Posted 11/01/2022  |  Back

Dr. Reid Parsons is an associate professor in the Earth and Geographic Sciences department here at Fitchburg State. 

Reid was born and raised in the rugged desert of northwestern Colorado in a region most known for cattle ranching, oil drilling and coal mining. Both of Reid's parents taught at Colorado Northwestern Community College in Rangely, CO; his mother in mathematics and his father in astronomy and physics. As a young child Reid enjoyed outdoor experiences and traveling such as hiking through Dinosaur National Monument in Utah, whitewater rafting through towering canyons such as Lodore, camping, and visiting family in upstate New York. 

An affinity for the outdoors and the natural sciences led Dr. Parsons to major in Science of Earth Systems at Cornell University in New York where he received his B.S. in 2005. Among the highlights of his time as an undergraduate, was a semester spent on the Big Island of Hawai'i studying the variety of climates, ecosystems, and Earth processes present there. In addition, Reid spent a summer studying how magma moves through Earth's mantle in an experimental lab at the University of Minnesota (home of the golden gophers).

At the end of his time at Cornell, a course on Climate Dynamics concluded with a comparison between climate on the Earth with the climate of the planets Mars and Venus. The prospect of studying and comparing the geologic histories of other planets to that of the Earth was, and continues to be, fascinating to Reid - motivating him to pursue a PhD in Planetary Science from the University of California, Santa Cruz (home of the banana slugs).  His PhD thesis addressed the formation of geologically young features on Mars formed by water or ice which provide evidence for different climate conditions in the past.
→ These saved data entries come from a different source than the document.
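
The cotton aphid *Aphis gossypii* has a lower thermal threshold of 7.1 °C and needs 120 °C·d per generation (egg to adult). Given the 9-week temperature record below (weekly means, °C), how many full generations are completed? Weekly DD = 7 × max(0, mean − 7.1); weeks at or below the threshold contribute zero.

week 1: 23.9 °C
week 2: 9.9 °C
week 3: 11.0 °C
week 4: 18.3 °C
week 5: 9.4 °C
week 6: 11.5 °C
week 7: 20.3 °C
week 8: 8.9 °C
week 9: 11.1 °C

3 generations

Weekly DD (7 × max(0, T̄ − 7.1)): 117.6, 19.6, 27.3, 78.4, 16.1, 30.8, 92.4, 12.6, 28.0.
Season total = 422.8 DD.
Complete generations = ⌊422.8 / 120⌋ = 3.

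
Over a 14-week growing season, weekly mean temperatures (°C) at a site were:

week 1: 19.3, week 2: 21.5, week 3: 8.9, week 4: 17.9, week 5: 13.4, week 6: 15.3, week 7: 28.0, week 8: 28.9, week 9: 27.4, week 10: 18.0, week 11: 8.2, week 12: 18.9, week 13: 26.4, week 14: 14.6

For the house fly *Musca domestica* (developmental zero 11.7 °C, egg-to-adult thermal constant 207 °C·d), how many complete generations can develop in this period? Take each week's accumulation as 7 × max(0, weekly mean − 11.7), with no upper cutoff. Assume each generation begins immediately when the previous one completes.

3 generations

Weekly DD (7 × max(0, T̄ − 11.7)): 53.2, 68.6, 0.0, 43.4, 11.9, 25.2, 114.1, 120.4, 109.9, 44.1, 0.0, 50.4, 102.9, 20.3.
Season total = 764.4 DD.
Complete generations = ⌊764.4 / 207⌋ = 3.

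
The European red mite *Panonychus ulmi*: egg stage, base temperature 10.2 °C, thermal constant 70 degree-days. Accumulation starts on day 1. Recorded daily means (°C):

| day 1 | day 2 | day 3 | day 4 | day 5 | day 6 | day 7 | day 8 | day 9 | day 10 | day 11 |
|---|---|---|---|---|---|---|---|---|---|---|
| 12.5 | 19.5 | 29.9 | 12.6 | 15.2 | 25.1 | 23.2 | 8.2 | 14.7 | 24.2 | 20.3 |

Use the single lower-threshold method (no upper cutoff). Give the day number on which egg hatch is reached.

Daily DD above 10.2 °C: 2.3, 9.3, 19.7, 2.4, 5.0, 14.9, 13.0, 0.0, 4.5, 14.0, 10.1.
Cumulative: 2.3, 11.6, 31.3, 33.7, 38.7, 53.6, 66.6, 66.6, 71.1, 85.1, 95.2.
The total first reaches 70 DD on day 9.

day 9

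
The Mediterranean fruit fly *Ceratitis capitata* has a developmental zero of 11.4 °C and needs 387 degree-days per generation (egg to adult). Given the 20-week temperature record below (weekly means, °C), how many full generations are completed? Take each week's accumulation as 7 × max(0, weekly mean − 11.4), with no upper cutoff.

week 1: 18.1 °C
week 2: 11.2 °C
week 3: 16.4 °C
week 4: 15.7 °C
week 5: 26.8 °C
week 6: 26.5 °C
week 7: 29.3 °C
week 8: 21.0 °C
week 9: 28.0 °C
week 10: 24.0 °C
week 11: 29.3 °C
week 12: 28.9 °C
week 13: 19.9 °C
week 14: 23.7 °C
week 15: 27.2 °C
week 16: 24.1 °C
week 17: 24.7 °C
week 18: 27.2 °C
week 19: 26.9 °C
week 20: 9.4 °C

Weekly DD (7 × max(0, T̄ − 11.4)): 46.9, 0.0, 35.0, 30.1, 107.8, 105.7, 125.3, 67.2, 116.2, 88.2, 125.3, 122.5, 59.5, 86.1, 110.6, 88.9, 93.1, 110.6, 108.5, 0.0.
Season total = 1627.5 DD.
Complete generations = ⌊1627.5 / 387⌋ = 4.

4 generations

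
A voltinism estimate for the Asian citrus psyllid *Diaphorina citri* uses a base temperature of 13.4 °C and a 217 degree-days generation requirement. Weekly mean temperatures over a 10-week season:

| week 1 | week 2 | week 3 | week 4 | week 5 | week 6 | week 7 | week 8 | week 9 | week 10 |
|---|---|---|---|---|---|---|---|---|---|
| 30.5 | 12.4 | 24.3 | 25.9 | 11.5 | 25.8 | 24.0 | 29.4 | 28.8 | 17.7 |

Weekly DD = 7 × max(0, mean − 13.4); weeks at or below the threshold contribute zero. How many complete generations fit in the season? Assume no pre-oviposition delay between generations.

Weekly DD (7 × max(0, T̄ − 13.4)): 119.7, 0.0, 76.3, 87.5, 0.0, 86.8, 74.2, 112.0, 107.8, 30.1.
Season total = 694.4 DD.
Complete generations = ⌊694.4 / 217⌋ = 3.

3 generations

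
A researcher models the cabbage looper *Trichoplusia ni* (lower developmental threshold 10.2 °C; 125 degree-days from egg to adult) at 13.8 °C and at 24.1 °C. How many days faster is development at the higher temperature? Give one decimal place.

25.7 days

At 13.8 °C: 125 / (13.8 − 10.2) = 125 / 3.6 = 34.722 d.
At 24.1 °C: 125 / (24.1 − 10.2) = 125 / 13.9 = 8.993 d.
Difference = |34.722 − 8.993| = 25.729 ≈ 25.7 days.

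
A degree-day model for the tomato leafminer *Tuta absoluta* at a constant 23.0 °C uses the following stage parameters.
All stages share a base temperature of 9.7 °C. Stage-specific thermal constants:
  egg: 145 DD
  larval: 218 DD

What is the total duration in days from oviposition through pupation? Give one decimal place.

Daily accumulation at 23.0 °C = 23.0 − 9.7 = 13.3 DD/day.
Total K = 145 + 218 = 363 DD.
Total duration = 363 / 13.3 = 27.293 ≈ 27.3 days.

27.3 days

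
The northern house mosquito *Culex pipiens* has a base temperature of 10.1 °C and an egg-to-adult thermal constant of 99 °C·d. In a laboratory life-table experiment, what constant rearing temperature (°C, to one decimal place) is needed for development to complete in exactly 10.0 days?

Required daily accumulation = 99 / 10.0 = 9.900 DD/day.
T = T_base + 9.900 = 10.1 + 9.900 = 20.000 ≈ 20.0 °C.

20.0 °C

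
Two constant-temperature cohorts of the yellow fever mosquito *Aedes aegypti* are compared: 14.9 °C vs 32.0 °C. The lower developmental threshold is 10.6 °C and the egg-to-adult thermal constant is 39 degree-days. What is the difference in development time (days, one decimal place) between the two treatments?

At 14.9 °C: 39 / (14.9 − 10.6) = 39 / 4.3 = 9.070 d.
At 32.0 °C: 39 / (32.0 − 10.6) = 39 / 21.4 = 1.822 d.
Difference = |9.070 − 1.822| = 7.247 ≈ 7.2 days.

7.2 days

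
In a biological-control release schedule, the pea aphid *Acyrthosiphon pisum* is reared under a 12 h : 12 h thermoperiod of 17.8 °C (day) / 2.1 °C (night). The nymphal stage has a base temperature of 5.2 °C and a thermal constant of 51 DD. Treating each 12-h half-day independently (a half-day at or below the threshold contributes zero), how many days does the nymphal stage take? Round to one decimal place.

8.1 days

Day half: max(0, 17.8 − 5.2) × 0.5 = 12.6 × 0.5 = 6.30 DD.
Night half: max(0, 2.1 − 5.2) × 0.5 = 0.0 × 0.5 = 0.00 DD.
Per 24 h: 6.30 DD/day.
Duration = 51 / 6.30 = 8.095 ≈ 8.1 days.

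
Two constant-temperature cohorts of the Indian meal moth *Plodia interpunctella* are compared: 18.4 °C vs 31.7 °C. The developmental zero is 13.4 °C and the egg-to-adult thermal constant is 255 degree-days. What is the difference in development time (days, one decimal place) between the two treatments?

37.1 days

At 18.4 °C: 255 / (18.4 − 13.4) = 255 / 5.0 = 51.000 d.
At 31.7 °C: 255 / (31.7 − 13.4) = 255 / 18.3 = 13.934 d.
Difference = |51.000 − 13.934| = 37.066 ≈ 37.1 days.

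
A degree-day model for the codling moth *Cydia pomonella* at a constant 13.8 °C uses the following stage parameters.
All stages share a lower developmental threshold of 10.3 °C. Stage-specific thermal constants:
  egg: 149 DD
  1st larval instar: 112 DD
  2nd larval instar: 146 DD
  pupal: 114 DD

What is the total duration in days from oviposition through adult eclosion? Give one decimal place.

Daily accumulation at 13.8 °C = 13.8 − 10.3 = 3.5 DD/day.
Total K = 149 + 112 + 146 + 114 = 521 DD.
Total duration = 521 / 3.5 = 148.857 ≈ 148.9 days.

148.9 days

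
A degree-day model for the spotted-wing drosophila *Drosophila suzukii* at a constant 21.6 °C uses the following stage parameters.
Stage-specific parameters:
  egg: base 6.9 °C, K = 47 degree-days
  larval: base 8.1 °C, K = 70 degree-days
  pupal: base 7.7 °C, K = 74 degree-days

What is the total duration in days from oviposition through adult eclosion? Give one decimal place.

egg: 47 / (21.6 − 6.9) = 47 / 14.7 = 3.197 d.
larval: 70 / (21.6 − 8.1) = 70 / 13.5 = 5.185 d.
pupal: 74 / (21.6 − 7.7) = 74 / 13.9 = 5.324 d.
Sum = 13.706 ≈ 13.7 days.

13.7 days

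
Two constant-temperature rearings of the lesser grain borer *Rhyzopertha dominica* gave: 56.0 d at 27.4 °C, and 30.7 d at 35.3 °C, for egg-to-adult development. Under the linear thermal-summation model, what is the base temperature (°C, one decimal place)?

Under the model K = D·(T − T_b), so D₁·(T₁ − T_b) = D₂·(T₂ − T_b).
56.0·(27.4 − T_b) = 30.7·(35.3 − T_b)
T_b = (56.0·27.4 − 30.7·35.3) / (56.0 − 30.7) = 450.69 / 25.3 = 17.814 °C ≈ 17.8 °C.

17.8 °C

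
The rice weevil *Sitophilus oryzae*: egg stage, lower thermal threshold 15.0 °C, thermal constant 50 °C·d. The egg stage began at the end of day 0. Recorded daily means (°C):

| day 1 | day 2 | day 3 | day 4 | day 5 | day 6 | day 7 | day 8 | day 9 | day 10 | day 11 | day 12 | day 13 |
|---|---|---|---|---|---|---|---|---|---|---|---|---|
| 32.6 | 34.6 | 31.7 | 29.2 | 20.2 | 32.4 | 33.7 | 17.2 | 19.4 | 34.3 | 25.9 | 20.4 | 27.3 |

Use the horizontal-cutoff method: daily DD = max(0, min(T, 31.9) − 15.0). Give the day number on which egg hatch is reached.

Daily DD above 15.0 °C (capped at 16.9): 16.9, 16.9, 16.7, 14.2, 5.2, 16.9, 16.9, 2.2, 4.4, 16.9, 10.9, 5.4, 12.3.
Cumulative: 16.9, 33.8, 50.5, 64.7, 69.9, 86.8, 103.7, 105.9, 110.3, 127.2, 138.1, 143.5, 155.8.
The total first reaches 50 DD on day 3.

day 3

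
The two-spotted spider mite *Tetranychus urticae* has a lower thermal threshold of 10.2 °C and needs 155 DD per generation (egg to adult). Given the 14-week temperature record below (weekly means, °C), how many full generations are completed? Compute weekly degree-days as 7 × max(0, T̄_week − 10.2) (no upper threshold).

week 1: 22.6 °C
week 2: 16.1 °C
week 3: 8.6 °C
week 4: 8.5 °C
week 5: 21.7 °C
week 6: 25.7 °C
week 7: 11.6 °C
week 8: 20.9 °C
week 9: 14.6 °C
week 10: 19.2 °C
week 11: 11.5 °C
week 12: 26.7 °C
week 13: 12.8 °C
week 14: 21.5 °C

4 generations

Weekly DD (7 × max(0, T̄ − 10.2)): 86.8, 41.3, 0.0, 0.0, 80.5, 108.5, 9.8, 74.9, 30.8, 63.0, 9.1, 115.5, 18.2, 79.1.
Season total = 717.5 DD.
Complete generations = ⌊717.5 / 155⌋ = 4.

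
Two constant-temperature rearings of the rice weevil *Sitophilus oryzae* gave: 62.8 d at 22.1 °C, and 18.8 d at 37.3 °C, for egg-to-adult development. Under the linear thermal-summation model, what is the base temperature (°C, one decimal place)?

Linear rate model ⇒ the product D·(T − T_b) is constant across temperatures.
62.8·(22.1 − T_b) = 18.8·(37.3 − T_b)
T_b = (62.8·22.1 − 18.8·37.3) / (62.8 − 18.8) = 686.64 / 44.0 = 15.605 °C ≈ 15.6 °C.

15.6 °C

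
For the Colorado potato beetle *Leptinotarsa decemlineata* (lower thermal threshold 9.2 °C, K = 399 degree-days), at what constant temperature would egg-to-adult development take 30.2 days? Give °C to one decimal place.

22.4 °C

Required daily accumulation = 399 / 30.2 = 13.212 DD/day.
T = T_base + 13.212 = 9.2 + 13.212 = 22.412 ≈ 22.4 °C.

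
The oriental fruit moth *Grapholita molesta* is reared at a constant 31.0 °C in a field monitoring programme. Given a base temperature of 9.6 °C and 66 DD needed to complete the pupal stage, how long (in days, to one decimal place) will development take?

3.1 days

Daily accumulation = 31.0 − 9.6 = 21.4 DD/day.
Duration = 66 / 21.4 = 3.084 ≈ 3.1 days.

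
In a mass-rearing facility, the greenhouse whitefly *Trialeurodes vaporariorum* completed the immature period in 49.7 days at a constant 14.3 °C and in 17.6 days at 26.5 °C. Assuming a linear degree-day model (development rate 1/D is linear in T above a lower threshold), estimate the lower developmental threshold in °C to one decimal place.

7.6 °C

Equal thermal constants: D₁(T₁ − T_b) = D₂(T₂ − T_b).
49.7·(14.3 − T_b) = 17.6·(26.5 − T_b)
T_b = (49.7·14.3 − 17.6·26.5) / (49.7 − 17.6) = 244.31 / 32.1 = 7.611 °C ≈ 7.6 °C.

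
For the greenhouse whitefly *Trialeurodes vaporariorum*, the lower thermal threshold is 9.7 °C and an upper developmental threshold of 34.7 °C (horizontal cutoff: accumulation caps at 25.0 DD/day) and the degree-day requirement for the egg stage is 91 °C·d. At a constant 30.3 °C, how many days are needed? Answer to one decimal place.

Daily accumulation = 30.3 − 9.7 = 20.6 DD/day.
Duration = 91 / 20.6 = 4.417 ≈ 4.4 days.

4.4 days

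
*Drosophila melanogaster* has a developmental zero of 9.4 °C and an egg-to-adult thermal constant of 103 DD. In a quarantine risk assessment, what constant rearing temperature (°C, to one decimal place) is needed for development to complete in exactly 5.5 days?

28.1 °C

Required daily accumulation = 103 / 5.5 = 18.727 DD/day.
T = T_base + 18.727 = 9.4 + 18.727 = 28.127 ≈ 28.1 °C.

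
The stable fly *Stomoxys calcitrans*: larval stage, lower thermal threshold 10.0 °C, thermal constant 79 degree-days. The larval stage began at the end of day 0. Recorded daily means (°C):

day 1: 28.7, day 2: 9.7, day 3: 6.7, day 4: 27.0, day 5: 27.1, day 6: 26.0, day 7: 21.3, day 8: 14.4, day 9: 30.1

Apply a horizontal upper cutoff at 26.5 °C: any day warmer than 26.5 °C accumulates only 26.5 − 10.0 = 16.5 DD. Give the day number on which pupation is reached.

Daily DD above 10.0 °C (capped at 16.5): 16.5, 0.0, 0.0, 16.5, 16.5, 16.0, 11.3, 4.4, 16.5.
Cumulative: 16.5, 16.5, 16.5, 33.0, 49.5, 65.5, 76.8, 81.2, 97.7.
The total first reaches 79 DD on day 8.

day 8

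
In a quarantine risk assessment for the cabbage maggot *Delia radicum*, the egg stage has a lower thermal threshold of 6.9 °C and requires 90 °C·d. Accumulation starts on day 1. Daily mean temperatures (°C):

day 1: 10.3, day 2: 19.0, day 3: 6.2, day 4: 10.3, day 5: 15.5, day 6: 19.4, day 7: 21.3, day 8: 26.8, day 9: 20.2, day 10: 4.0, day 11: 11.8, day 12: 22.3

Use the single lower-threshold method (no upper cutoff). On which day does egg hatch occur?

Daily DD above 6.9 °C: 3.4, 12.1, 0.0, 3.4, 8.6, 12.5, 14.4, 19.9, 13.3, 0.0, 4.9, 15.4.
Cumulative: 3.4, 15.5, 15.5, 18.9, 27.5, 40.0, 54.4, 74.3, 87.6, 87.6, 92.5, 107.9.
The total first reaches 90 DD on day 11.

day 11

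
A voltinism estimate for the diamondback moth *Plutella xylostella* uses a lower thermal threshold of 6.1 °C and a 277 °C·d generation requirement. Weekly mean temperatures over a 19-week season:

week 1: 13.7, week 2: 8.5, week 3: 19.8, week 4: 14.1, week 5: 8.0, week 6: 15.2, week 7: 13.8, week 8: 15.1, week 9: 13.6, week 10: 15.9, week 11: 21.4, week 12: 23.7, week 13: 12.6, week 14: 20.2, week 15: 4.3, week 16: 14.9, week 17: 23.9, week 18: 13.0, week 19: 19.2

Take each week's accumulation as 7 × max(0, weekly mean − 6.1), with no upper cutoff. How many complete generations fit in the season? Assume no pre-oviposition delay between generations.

4 generations

Weekly DD (7 × max(0, T̄ − 6.1)): 53.2, 16.8, 95.9, 56.0, 13.3, 63.7, 53.9, 63.0, 52.5, 68.6, 107.1, 123.2, 45.5, 98.7, 0.0, 61.6, 124.6, 48.3, 91.7.
Season total = 1237.6 DD.
Complete generations = ⌊1237.6 / 277⌋ = 4.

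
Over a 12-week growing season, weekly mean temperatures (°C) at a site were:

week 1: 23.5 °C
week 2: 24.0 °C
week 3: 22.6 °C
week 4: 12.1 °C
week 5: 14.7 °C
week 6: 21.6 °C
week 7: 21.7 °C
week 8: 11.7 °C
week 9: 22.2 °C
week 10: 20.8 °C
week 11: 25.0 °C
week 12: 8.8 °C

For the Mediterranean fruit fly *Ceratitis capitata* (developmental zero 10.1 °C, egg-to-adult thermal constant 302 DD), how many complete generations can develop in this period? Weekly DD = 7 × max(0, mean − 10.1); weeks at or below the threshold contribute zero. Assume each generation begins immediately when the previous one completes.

2 generations

Weekly DD (7 × max(0, T̄ − 10.1)): 93.8, 97.3, 87.5, 14.0, 32.2, 80.5, 81.2, 11.2, 84.7, 74.9, 104.3, 0.0.
Season total = 761.6 DD.
Complete generations = ⌊761.6 / 302⌋ = 2.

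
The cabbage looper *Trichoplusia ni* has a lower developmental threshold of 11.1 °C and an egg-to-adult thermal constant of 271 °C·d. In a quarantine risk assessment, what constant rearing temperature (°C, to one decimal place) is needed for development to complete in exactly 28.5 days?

20.6 °C

Required daily accumulation = 271 / 28.5 = 9.509 DD/day.
T = T_base + 9.509 = 11.1 + 9.509 = 20.609 ≈ 20.6 °C.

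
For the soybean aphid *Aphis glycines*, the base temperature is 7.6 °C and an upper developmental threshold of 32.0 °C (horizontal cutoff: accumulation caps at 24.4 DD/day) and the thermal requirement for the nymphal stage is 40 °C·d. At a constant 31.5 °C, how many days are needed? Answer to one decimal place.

1.7 days

Daily accumulation = 31.5 − 7.6 = 23.9 DD/day.
Duration = 40 / 23.9 = 1.674 ≈ 1.7 days.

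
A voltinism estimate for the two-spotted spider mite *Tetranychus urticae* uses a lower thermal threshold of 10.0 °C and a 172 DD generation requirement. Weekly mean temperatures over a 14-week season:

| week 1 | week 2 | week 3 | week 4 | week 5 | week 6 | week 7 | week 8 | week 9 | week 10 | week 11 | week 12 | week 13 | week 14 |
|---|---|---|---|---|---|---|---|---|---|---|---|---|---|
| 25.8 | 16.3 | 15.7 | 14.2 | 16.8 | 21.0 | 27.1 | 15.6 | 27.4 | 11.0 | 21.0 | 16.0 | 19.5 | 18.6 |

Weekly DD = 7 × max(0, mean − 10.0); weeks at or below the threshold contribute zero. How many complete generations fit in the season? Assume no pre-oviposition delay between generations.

5 generations

Weekly DD (7 × max(0, T̄ − 10.0)): 110.6, 44.1, 39.9, 29.4, 47.6, 77.0, 119.7, 39.2, 121.8, 7.0, 77.0, 42.0, 66.5, 60.2.
Season total = 882.0 DD.
Complete generations = ⌊882.0 / 172⌋ = 5.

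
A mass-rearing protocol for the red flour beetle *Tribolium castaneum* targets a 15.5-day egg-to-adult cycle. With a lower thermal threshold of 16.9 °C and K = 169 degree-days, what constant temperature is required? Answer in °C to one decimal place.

27.8 °C

Required daily accumulation = 169 / 15.5 = 10.903 DD/day.
T = T_base + 10.903 = 16.9 + 10.903 = 27.803 ≈ 27.8 °C.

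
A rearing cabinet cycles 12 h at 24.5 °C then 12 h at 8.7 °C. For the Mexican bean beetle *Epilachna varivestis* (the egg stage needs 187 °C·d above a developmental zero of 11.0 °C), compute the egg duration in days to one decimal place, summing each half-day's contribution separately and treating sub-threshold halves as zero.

27.7 days

Day half: max(0, 24.5 − 11.0) × 0.5 = 13.5 × 0.5 = 6.75 DD.
Night half: max(0, 8.7 − 11.0) × 0.5 = 0.0 × 0.5 = 0.00 DD.
Per 24 h: 6.75 DD/day.
Duration = 187 / 6.75 = 27.704 ≈ 27.7 days.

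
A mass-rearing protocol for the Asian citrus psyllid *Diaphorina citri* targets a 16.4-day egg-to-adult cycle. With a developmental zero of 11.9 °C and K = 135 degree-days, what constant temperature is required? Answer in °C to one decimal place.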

After graduating in 2010, now married and with a newborn son, Reid landed a 2-year position as a postdoctoral fellow at the NASA Ames Research Center in Menlo Park, CA. Although this experience was very rewarding, Reid missed the liveliness of a college campus. Having always loved teaching, he applied for and was granted his current position as a faculty member at Fitchburg State in the Earth and Geographic Science Dept. in 2013.

In the years since, Dr. Parsons has maintained a vigorous Mars research program - having received 3 separate research grants from NASA to analyze spacecraft data and explore the climate history of the Red Planet. In 2017 Reid took a 2-yr leave of absence to work as an Associate Research Professor at the University of Tokyo and to connect himself and his growing family with his wife's home language and culture. His publication in 2020 entitled "Cold-based glaciation of Pavonis Mons, Mars: Evidence for moraine deposition during glacial advance" was produced through collaborations in Japan and proposed a unique way in which glaciers on Mars can form ridges as they advance - shedding light on a nearly 50-yr mystery surrounding enigmatic deposits found near 3 large martian volcanoes.

Dr. Parsons has employed 9 different students or alums as paid research assistants and has a future research interest in employing drones for environmental/agricultural monitoring surveys.

Dr. Parsons' family has grown to include his wife, 3 kids (12, 8, and 3) and puppy (8 months) who live in Amherst. For fun, they can be found playing on soccer fields, harvesting from their garden or local farms, walking in the woods, or skating on ponds.

Recent Publications:

Levy, J.S., C.I. Fassett, J.W. Holt, R.A. Parsons, W. Cipolli, T.A. Goudge, M. Tebolt, L. Kuentz, J. Johnson, F. Ishraque, B. Cvijanovich, I. Armstrong, (2021) Surface boulder banding indicates martian debris-covered glaciers formed over multiple glaciations, Proceedings of the National Academy of Sciences, 118 (4) e2015971118; 

Parsons, R.A., T. Kanzaki, R. Hemmi, and H. Miyamoto, (2020) Cold-based glaciation of Pavonis Mons, Mars: Evidence for moraine deposition during glacial advance, Progress in Earth and Planetary Science, Vol. 7, 13. (open access)

Parsons, R.A. and H. Miyamoto, (2018) Optimizing Change Detection for Planetary Remote Sensing Datasets, Journal of Physics: Conf. Series 1036 (012004), September 10–13, 2017, Kyoto, Japan.